Женщин вывели, и я пересел в освободившийся ряд, довольный тем, что соседей не будет, ибо в зал уже никого не впускали. Теперь я хорошо видел Тома, до которого было футов тридцать. Он нервно почесывал лицо и украдкой, словно оценивая, оглядывал присяжных. Я отметил его болезненную худобу; прежней склонности к полноте, с возрастом проявившейся, не было и в помине.
Судья и адвокаты обменялись юридической абракадаброй, в которой я ни слова не понял, затем возникла долгая пауза, и охранник, похлопав Тома по плечу, велел ему сесть. Но тут судья обратилась к присяжным, и охранник вновь вздернул Тома на ноги, с явным удовольствием вцепившись ему в руку. Я обратил внимание, что Том в мирской одежде. Интересно, почему? Может, он или его адвокаты решили, что церковное одеяние сразу настроит присяжных негативно? Последние два года в газетах то и дело появлялись фото извращенцев в сутанах, и оттого мог сработать стереотип восприятия? Или Том больше не считал себя священником? Я бы его спросил, будь такая возможность.
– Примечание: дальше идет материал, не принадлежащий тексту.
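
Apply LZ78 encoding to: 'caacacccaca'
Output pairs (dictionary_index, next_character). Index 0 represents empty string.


LZ78 encoding steps:
Dictionary: {0: ''}
Step 1: w='' (idx 0), next='c' -> output (0, 'c'), add 'c' as idx 1
Step 2: w='' (idx 0), next='a' -> output (0, 'a'), add 'a' as idx 2
Step 3: w='a' (idx 2), next='c' -> output (2, 'c'), add 'ac' as idx 3
Step 4: w='ac' (idx 3), next='c' -> output (3, 'c'), add 'acc' as idx 4
Step 5: w='c' (idx 1), next='a' -> output (1, 'a'), add 'ca' as idx 5
Step 6: w='ca' (idx 5), end of input -> output (5, '')


Encoded: [(0, 'c'), (0, 'a'), (2, 'c'), (3, 'c'), (1, 'a'), (5, '')]


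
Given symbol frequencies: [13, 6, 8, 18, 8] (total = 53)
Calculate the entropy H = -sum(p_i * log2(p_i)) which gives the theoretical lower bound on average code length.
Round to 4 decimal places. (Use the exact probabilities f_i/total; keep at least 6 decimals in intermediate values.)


Per-symbol terms -p_i * log2(p_i) with p_i = f_i/53:
  p = 13/53 = 0.245283: log2(p) = -2.027481, -p*log2(p) = 0.497307
  p = 6/53 = 0.113208: log2(p) = -3.142958, -p*log2(p) = 0.355807
  p = 8/53 = 0.150943: log2(p) = -2.727920, -p*log2(p) = 0.411762
  p = 18/53 = 0.339623: log2(p) = -1.557995, -p*log2(p) = 0.529131
  p = 8/53 = 0.150943: log2(p) = -2.727920, -p*log2(p) = 0.411762
H = 0.497307 + 0.355807 + 0.411762 + 0.529131 + 0.411762 = 2.205769

H = 2.2058 bits/symbol


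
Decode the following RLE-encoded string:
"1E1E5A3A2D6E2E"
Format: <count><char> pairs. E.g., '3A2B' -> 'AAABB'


Expanding each <count><char> pair:
  1E -> 'E'
  1E -> 'E'
  5A -> 'AAAAA'
  3A -> 'AAA'
  2D -> 'DD'
  6E -> 'EEEEEE'
  2E -> 'EE'

Decoded = EEAAAAAAAADDEEEEEEEE


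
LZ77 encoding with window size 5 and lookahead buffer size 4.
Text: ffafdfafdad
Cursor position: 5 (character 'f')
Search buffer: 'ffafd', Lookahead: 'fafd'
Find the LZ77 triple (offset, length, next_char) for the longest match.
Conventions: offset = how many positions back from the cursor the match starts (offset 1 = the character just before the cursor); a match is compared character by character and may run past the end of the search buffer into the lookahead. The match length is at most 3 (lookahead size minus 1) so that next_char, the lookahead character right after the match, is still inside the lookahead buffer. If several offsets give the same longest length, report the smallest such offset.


Try each offset into the search buffer:
  offset=1 (pos 4, char 'd'): match length 0
  offset=2 (pos 3, char 'f'): match length 1
  offset=3 (pos 2, char 'a'): match length 0
  offset=4 (pos 1, char 'f'): match length 3
  offset=5 (pos 0, char 'f'): match length 1
Longest match has length 3 at offset 4.
next_char = character at position 5 + 3 = 8 -> 'd'

Best match: offset=4, length=3 (matching 'faf' starting at position 1)
LZ77 triple: (4, 3, 'd')


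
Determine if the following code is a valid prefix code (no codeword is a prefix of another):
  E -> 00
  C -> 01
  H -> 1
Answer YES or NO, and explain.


Checking each pair (does one codeword prefix another?):
  E='00' vs C='01': no prefix
  E='00' vs H='1': no prefix
  C='01' vs E='00': no prefix
  C='01' vs H='1': no prefix
  H='1' vs E='00': no prefix
  H='1' vs C='01': no prefix
No violation found over all pairs.

YES -- this is a valid prefix code. No codeword is a prefix of any other codeword.


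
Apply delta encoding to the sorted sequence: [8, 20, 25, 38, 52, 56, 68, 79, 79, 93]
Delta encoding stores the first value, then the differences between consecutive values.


First value: 8
Deltas:
  20 - 8 = 12
  25 - 20 = 5
  38 - 25 = 13
  52 - 38 = 14
  56 - 52 = 4
  68 - 56 = 12
  79 - 68 = 11
  79 - 79 = 0
  93 - 79 = 14


Delta encoded: [8, 12, 5, 13, 14, 4, 12, 11, 0, 14]


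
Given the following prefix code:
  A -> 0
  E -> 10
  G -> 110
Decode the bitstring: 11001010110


Decoding step by step:
Bits 110 -> G
Bits 0 -> A
Bits 10 -> E
Bits 10 -> E
Bits 110 -> G


Decoded message: GAEEG


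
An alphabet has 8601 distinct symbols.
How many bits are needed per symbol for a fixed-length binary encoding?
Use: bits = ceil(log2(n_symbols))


log2(8601) = 13.0703
Bracket: 2^13 = 8192 < 8601 <= 2^14 = 16384
So ceil(log2(8601)) = 14

bits = ceil(log2(8601)) = ceil(13.0703) = 14 bits


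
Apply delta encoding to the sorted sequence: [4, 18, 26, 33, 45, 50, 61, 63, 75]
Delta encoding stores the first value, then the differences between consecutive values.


First value: 4
Deltas:
  18 - 4 = 14
  26 - 18 = 8
  33 - 26 = 7
  45 - 33 = 12
  50 - 45 = 5
  61 - 50 = 11
  63 - 61 = 2
  75 - 63 = 12


Delta encoded: [4, 14, 8, 7, 12, 5, 11, 2, 12]


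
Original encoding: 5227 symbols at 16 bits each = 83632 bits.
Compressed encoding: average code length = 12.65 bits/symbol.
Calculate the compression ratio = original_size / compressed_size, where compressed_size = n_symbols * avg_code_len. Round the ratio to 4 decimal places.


original_size = n_symbols * orig_bits = 5227 * 16 = 83632 bits
compressed_size = n_symbols * avg_code_len = 5227 * 12.65 = 66121.55 bits
ratio = original_size / compressed_size = 83632 / 66121.55 = 1.2648

Compression ratio = 1.2648


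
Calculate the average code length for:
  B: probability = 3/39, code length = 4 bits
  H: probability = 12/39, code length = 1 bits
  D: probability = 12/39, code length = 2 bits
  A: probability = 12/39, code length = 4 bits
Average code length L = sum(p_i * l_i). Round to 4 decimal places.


Weighted contributions p_i * l_i:
  B: (3/39) * 4 = 12/39
  H: (12/39) * 1 = 12/39
  D: (12/39) * 2 = 24/39
  A: (12/39) * 4 = 48/39
Sum = (12 + 12 + 24 + 48)/39 = 96/39

L = 96/39 = 2.4615 bits/symbol


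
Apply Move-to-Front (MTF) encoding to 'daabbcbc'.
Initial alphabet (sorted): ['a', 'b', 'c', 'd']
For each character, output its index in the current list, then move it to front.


MTF encoding:
'd': index 3 in ['a', 'b', 'c', 'd'] -> ['d', 'a', 'b', 'c']
'a': index 1 in ['d', 'a', 'b', 'c'] -> ['a', 'd', 'b', 'c']
'a': index 0 in ['a', 'd', 'b', 'c'] -> ['a', 'd', 'b', 'c']
'b': index 2 in ['a', 'd', 'b', 'c'] -> ['b', 'a', 'd', 'c']
'b': index 0 in ['b', 'a', 'd', 'c'] -> ['b', 'a', 'd', 'c']
'c': index 3 in ['b', 'a', 'd', 'c'] -> ['c', 'b', 'a', 'd']
'b': index 1 in ['c', 'b', 'a', 'd'] -> ['b', 'c', 'a', 'd']
'c': index 1 in ['b', 'c', 'a', 'd'] -> ['c', 'b', 'a', 'd']


Output: [3, 1, 0, 2, 0, 3, 1, 1]


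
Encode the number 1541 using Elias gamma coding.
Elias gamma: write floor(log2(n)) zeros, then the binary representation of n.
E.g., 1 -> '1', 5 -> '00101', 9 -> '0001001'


num_bits = floor(log2(1541)) + 1 = 11
leading_zeros = num_bits - 1 = 10
binary(1541) = 11000000101

Elias gamma(1541) = '0000000000' + '11000000101' = 000000000011000000101 (21 bits)


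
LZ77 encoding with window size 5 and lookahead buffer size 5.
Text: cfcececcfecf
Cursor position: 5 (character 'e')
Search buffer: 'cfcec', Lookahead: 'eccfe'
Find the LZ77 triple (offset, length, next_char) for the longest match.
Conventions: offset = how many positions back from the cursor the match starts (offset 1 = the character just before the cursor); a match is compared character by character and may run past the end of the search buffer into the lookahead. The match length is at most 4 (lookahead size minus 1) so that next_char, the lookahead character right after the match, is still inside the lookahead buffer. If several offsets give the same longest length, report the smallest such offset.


Try each offset into the search buffer:
  offset=1 (pos 4, char 'c'): match length 0
  offset=2 (pos 3, char 'e'): match length 2
  offset=3 (pos 2, char 'c'): match length 0
  offset=4 (pos 1, char 'f'): match length 0
  offset=5 (pos 0, char 'c'): match length 0
Longest match has length 2 at offset 2.
next_char = character at position 5 + 2 = 7 -> 'c'

Best match: offset=2, length=2 (matching 'ec' starting at position 3)
LZ77 triple: (2, 2, 'c')


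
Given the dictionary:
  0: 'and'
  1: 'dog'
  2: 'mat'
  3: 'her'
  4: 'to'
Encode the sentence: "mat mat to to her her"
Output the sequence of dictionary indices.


Look up each word in the dictionary:
  'mat' -> 2
  'mat' -> 2
  'to' -> 4
  'to' -> 4
  'her' -> 3
  'her' -> 3

Encoded: [2, 2, 4, 4, 3, 3]


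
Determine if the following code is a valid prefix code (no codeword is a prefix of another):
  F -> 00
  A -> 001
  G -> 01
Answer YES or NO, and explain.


Checking each pair (does one codeword prefix another?):
  F='00' vs A='001': prefix -- VIOLATION

NO -- this is NOT a valid prefix code. F (00) is a prefix of A (001).


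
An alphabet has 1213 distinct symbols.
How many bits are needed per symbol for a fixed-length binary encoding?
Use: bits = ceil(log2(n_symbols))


log2(1213) = 10.2444
Bracket: 2^10 = 1024 < 1213 <= 2^11 = 2048
So ceil(log2(1213)) = 11

bits = ceil(log2(1213)) = ceil(10.2444) = 11 bits


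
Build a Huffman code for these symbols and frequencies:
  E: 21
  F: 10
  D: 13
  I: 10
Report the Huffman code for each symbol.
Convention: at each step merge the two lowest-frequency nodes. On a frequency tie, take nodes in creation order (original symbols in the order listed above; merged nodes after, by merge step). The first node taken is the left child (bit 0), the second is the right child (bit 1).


Huffman tree construction:
Step 1: Merge F(10) + I(10) = 20
Step 2: Merge D(13) + (F+I)(20) = 33
Step 3: Merge E(21) + (D+(F+I))(33) = 54
Read each symbol's code off the tree from the root (left child = 0, right child = 1).

Codes:
  E: 0 (length 1)
  F: 110 (length 3)
  D: 10 (length 2)
  I: 111 (length 3)
Average code length: 107/54 = 1.9815 bits/symbol


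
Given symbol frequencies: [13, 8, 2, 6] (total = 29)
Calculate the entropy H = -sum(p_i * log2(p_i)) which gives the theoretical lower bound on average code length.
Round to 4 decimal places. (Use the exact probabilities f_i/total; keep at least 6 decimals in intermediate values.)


Per-symbol terms -p_i * log2(p_i) with p_i = f_i/29:
  p = 13/29 = 0.448276: log2(p) = -1.157541, -p*log2(p) = 0.518898
  p = 8/29 = 0.275862: log2(p) = -1.857981, -p*log2(p) = 0.512546
  p = 2/29 = 0.068966: log2(p) = -3.857981, -p*log2(p) = 0.266068
  p = 6/29 = 0.206897: log2(p) = -2.273018, -p*log2(p) = 0.470280
H = 0.518898 + 0.512546 + 0.266068 + 0.470280 = 1.767792

H = 1.7678 bits/symbol


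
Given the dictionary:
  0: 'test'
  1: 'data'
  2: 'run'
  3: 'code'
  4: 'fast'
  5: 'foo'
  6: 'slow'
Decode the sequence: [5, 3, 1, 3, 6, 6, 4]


Look up each index in the dictionary:
  5 -> 'foo'
  3 -> 'code'
  1 -> 'data'
  3 -> 'code'
  6 -> 'slow'
  6 -> 'slow'
  4 -> 'fast'

Decoded: "foo code data code slow slow fast"


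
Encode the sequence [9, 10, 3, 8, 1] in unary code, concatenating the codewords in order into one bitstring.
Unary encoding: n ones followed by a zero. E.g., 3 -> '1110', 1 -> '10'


Encode each number as n ones followed by a terminating 0:
  9 -> 1111111110 (10 bits)
  10 -> 11111111110 (11 bits)
  3 -> 1110 (4 bits)
  8 -> 111111110 (9 bits)
  1 -> 10 (2 bits)
Total length = 10 + 11 + 4 + 9 + 2 = 36 bits.

Unary([9, 10, 3, 8, 1]) = 111111111011111111110111011111111010 (36 bits)


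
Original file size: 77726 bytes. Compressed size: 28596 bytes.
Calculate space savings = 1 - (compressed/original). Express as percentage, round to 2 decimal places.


ratio = compressed/original = 28596/77726 = 0.367908
savings = 1 - ratio = 1 - 0.367908 = 0.632092
as a percentage: 0.632092 * 100 = 63.21%

Space savings = 1 - 28596/77726 = 63.21%


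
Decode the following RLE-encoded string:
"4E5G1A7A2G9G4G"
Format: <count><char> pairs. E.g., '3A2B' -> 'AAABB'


Expanding each <count><char> pair:
  4E -> 'EEEE'
  5G -> 'GGGGG'
  1A -> 'A'
  7A -> 'AAAAAAA'
  2G -> 'GG'
  9G -> 'GGGGGGGGG'
  4G -> 'GGGG'

Decoded = EEEEGGGGGAAAAAAAAGGGGGGGGGGGGGGG


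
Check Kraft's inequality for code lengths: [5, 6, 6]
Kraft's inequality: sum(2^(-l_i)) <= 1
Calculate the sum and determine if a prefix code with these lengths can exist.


Sum = 2^(-5) + 2^(-6) + 2^(-6)
    = 0.03125 + 0.015625 + 0.015625
    = 4/64 = 0.0625
Since 0.0625 <= 1, Kraft's inequality IS satisfied.
A prefix code with these lengths CAN exist.

Kraft sum = 0.0625. Satisfied.


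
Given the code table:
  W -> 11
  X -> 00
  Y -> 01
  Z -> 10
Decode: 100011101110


Decoding:
10 -> Z
00 -> X
11 -> W
10 -> Z
11 -> W
10 -> Z


Result: ZXWZWZ


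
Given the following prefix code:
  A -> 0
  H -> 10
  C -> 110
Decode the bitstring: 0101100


Decoding step by step:
Bits 0 -> A
Bits 10 -> H
Bits 110 -> C
Bits 0 -> A


Decoded message: AHCA


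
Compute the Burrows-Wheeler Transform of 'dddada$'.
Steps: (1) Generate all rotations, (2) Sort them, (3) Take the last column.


Rotations (sorted):
  0: $dddada -> last char: a
  1: a$dddad -> last char: d
  2: ada$ddd -> last char: d
  3: da$ddda -> last char: a
  4: dada$dd -> last char: d
  5: ddada$d -> last char: d
  6: dddada$ -> last char: $


BWT = addadd$


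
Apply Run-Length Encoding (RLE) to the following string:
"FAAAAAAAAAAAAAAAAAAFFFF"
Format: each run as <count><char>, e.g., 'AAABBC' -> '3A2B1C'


Scanning runs left to right:
  i=0: run of 'F' x 1 -> '1F'
  i=1: run of 'A' x 18 -> '18A'
  i=19: run of 'F' x 4 -> '4F'

RLE = 1F18A4F


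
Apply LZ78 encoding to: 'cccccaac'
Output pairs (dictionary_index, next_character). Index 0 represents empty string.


LZ78 encoding steps:
Dictionary: {0: ''}
Step 1: w='' (idx 0), next='c' -> output (0, 'c'), add 'c' as idx 1
Step 2: w='c' (idx 1), next='c' -> output (1, 'c'), add 'cc' as idx 2
Step 3: w='cc' (idx 2), next='a' -> output (2, 'a'), add 'cca' as idx 3
Step 4: w='' (idx 0), next='a' -> output (0, 'a'), add 'a' as idx 4
Step 5: w='c' (idx 1), end of input -> output (1, '')


Encoded: [(0, 'c'), (1, 'c'), (2, 'a'), (0, 'a'), (1, '')]


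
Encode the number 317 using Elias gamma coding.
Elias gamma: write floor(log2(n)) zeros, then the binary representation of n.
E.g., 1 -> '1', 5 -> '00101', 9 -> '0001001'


num_bits = floor(log2(317)) + 1 = 9
leading_zeros = num_bits - 1 = 8
binary(317) = 100111101

Elias gamma(317) = '00000000' + '100111101' = 00000000100111101 (17 bits)


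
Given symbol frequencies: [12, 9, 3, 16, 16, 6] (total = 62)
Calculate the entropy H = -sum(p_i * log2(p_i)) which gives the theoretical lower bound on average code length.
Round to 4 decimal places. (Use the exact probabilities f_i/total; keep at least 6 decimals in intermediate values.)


Per-symbol terms -p_i * log2(p_i) with p_i = f_i/62:
  p = 12/62 = 0.193548: log2(p) = -2.369234, -p*log2(p) = 0.458561
  p = 9/62 = 0.145161: log2(p) = -2.784271, -p*log2(p) = 0.404168
  p = 3/62 = 0.048387: log2(p) = -4.369234, -p*log2(p) = 0.211415
  p = 16/62 = 0.258065: log2(p) = -1.954196, -p*log2(p) = 0.504309
  p = 16/62 = 0.258065: log2(p) = -1.954196, -p*log2(p) = 0.504309
  p = 6/62 = 0.096774: log2(p) = -3.369234, -p*log2(p) = 0.326055
H = 0.458561 + 0.404168 + 0.211415 + 0.504309 + 0.504309 + 0.326055 = 2.408817

H = 2.4088 bits/symbol


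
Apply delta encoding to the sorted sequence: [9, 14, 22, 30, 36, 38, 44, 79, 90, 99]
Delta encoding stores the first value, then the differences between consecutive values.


First value: 9
Deltas:
  14 - 9 = 5
  22 - 14 = 8
  30 - 22 = 8
  36 - 30 = 6
  38 - 36 = 2
  44 - 38 = 6
  79 - 44 = 35
  90 - 79 = 11
  99 - 90 = 9


Delta encoded: [9, 5, 8, 8, 6, 2, 6, 35, 11, 9]


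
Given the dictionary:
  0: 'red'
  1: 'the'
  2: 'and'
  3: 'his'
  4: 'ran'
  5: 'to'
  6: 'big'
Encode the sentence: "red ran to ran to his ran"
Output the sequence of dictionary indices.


Look up each word in the dictionary:
  'red' -> 0
  'ran' -> 4
  'to' -> 5
  'ran' -> 4
  'to' -> 5
  'his' -> 3
  'ran' -> 4

Encoded: [0, 4, 5, 4, 5, 3, 4]


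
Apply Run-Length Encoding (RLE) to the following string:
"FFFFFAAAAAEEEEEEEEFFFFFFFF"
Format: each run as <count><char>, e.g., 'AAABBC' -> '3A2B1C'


Scanning runs left to right:
  i=0: run of 'F' x 5 -> '5F'
  i=5: run of 'A' x 5 -> '5A'
  i=10: run of 'E' x 8 -> '8E'
  i=18: run of 'F' x 8 -> '8F'

RLE = 5F5A8E8F


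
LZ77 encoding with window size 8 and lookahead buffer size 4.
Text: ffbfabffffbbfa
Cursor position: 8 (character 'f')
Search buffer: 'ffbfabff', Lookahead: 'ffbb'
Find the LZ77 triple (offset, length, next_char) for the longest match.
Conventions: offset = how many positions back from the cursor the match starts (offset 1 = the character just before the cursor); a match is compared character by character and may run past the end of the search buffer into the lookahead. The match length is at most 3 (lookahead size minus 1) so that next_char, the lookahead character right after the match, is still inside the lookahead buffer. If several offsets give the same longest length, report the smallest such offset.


Try each offset into the search buffer:
  offset=1 (pos 7, char 'f'): match length 2
  offset=2 (pos 6, char 'f'): match length 2
  offset=3 (pos 5, char 'b'): match length 0
  offset=4 (pos 4, char 'a'): match length 0
  offset=5 (pos 3, char 'f'): match length 1
  offset=6 (pos 2, char 'b'): match length 0
  offset=7 (pos 1, char 'f'): match length 1
  offset=8 (pos 0, char 'f'): match length 3
Longest match has length 3 at offset 8.
next_char = character at position 8 + 3 = 11 -> 'b'

Best match: offset=8, length=3 (matching 'ffb' starting at position 0)
LZ77 triple: (8, 3, 'b')


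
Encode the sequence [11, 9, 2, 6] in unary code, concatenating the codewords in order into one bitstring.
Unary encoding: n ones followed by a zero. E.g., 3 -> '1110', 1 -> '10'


Encode each number as n ones followed by a terminating 0:
  11 -> 111111111110 (12 bits)
  9 -> 1111111110 (10 bits)
  2 -> 110 (3 bits)
  6 -> 1111110 (7 bits)
Total length = 12 + 10 + 3 + 7 = 32 bits.

Unary([11, 9, 2, 6]) = 11111111111011111111101101111110 (32 bits)


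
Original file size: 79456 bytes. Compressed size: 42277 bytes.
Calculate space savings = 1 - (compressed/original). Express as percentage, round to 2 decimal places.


ratio = compressed/original = 42277/79456 = 0.532081
savings = 1 - ratio = 1 - 0.532081 = 0.467919
as a percentage: 0.467919 * 100 = 46.79%

Space savings = 1 - 42277/79456 = 46.79%


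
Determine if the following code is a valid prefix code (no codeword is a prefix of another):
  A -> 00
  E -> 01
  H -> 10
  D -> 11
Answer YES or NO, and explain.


Checking each pair (does one codeword prefix another?):
  A='00' vs E='01': no prefix
  A='00' vs H='10': no prefix
  A='00' vs D='11': no prefix
  E='01' vs A='00': no prefix
  E='01' vs H='10': no prefix
  E='01' vs D='11': no prefix
  H='10' vs A='00': no prefix
  H='10' vs E='01': no prefix
  H='10' vs D='11': no prefix
  D='11' vs A='00': no prefix
  D='11' vs E='01': no prefix
  D='11' vs H='10': no prefix
No violation found over all pairs.

YES -- this is a valid prefix code. No codeword is a prefix of any other codeword.


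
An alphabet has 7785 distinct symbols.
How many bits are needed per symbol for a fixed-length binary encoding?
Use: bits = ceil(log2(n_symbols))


log2(7785) = 12.9265
Bracket: 2^12 = 4096 < 7785 <= 2^13 = 8192
So ceil(log2(7785)) = 13

bits = ceil(log2(7785)) = ceil(12.9265) = 13 bits


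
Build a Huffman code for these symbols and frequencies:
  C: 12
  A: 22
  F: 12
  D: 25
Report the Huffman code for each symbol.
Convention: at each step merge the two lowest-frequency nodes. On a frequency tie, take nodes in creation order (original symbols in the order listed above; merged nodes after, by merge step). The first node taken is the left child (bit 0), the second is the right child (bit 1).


Huffman tree construction:
Step 1: Merge C(12) + F(12) = 24
Step 2: Merge A(22) + (C+F)(24) = 46
Step 3: Merge D(25) + (A+(C+F))(46) = 71
Read each symbol's code off the tree from the root (left child = 0, right child = 1).

Codes:
  C: 110 (length 3)
  A: 10 (length 2)
  F: 111 (length 3)
  D: 0 (length 1)
Average code length: 141/71 = 1.9859 bits/symbol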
Потом слово взял прокурор. Он считал, что пяти потерпевших довольно для обвинения, их свидетельства заслушают позже. Но душераздирающие истории уже просочились в газеты и стали достоянием гласности.
На моменты преступлений самой младшей жертве было семь лет, самой старшей — четырнадцать. Семилетний потерпевший был соседом Тома, когда в 1980-м тот служил в Голуэе. Годом раньше умер отец мальчика, и вдова попросила Тома, которому в то время было всего двадцать четыре, заняться ее сыном-неслухом. И Том, значит, вот так им занялся.
1987-й, Лонгфорд. Десятилетний мальчик, церковный служка, подвергался насилию два-три раза в неделю в ризнице, перед утренней мессой. Другой жертве было четырнадцать. В 1995-м, в Слайго, каждую среду Том отвозил подростка на пляж, где раздевал и купал в море, а затем уводил в дюны. Подобное происходило и в 2002-м на пляже Бриттас-Бэй с мальчиком из Уиклоу. История жертвы из Роскоммона казалась невероятной и потрясала бесчеловечной жестокостью.
Означенные случаи сочли достаточными для обвинения, но, читая эти истории, я думал: а что было в Белтурбете? В Трали, Мейо и Рингсенде? Том служил и в этих приходах. Что, там он не совершал преступлений, но его все равно переводили в новое место? Значит, в каждом из упомянутых графств — Голуэе, Лонгфорде, Слайго, Уиклоу и Роскоммоне — он клал глаз только на одного ребенка? Здесь пятеро, а где те девятнадцать, о которых говорил архиепископ Кордингтон? И если девятнадцать человек объявились, то сколько еще этого не сделали? Двадцать? Пятьдесят? Сто?
Судья спросила Тома, признает ли он себя виновным, и тот растерянно огляделся, словно сомневаясь, что вопрос адресован ему. Потом криво усмехнулся — скорее всего, от страха — и покачал головой. По залу пронесся негодующий ропот. Он что, не воспринимает происходящее всерьез? Судья повторила вопрос.
— Я не виновен. — Том поднял взгляд на судью. — Я пальцем не тронул ни одного ребенка. Это большой грех.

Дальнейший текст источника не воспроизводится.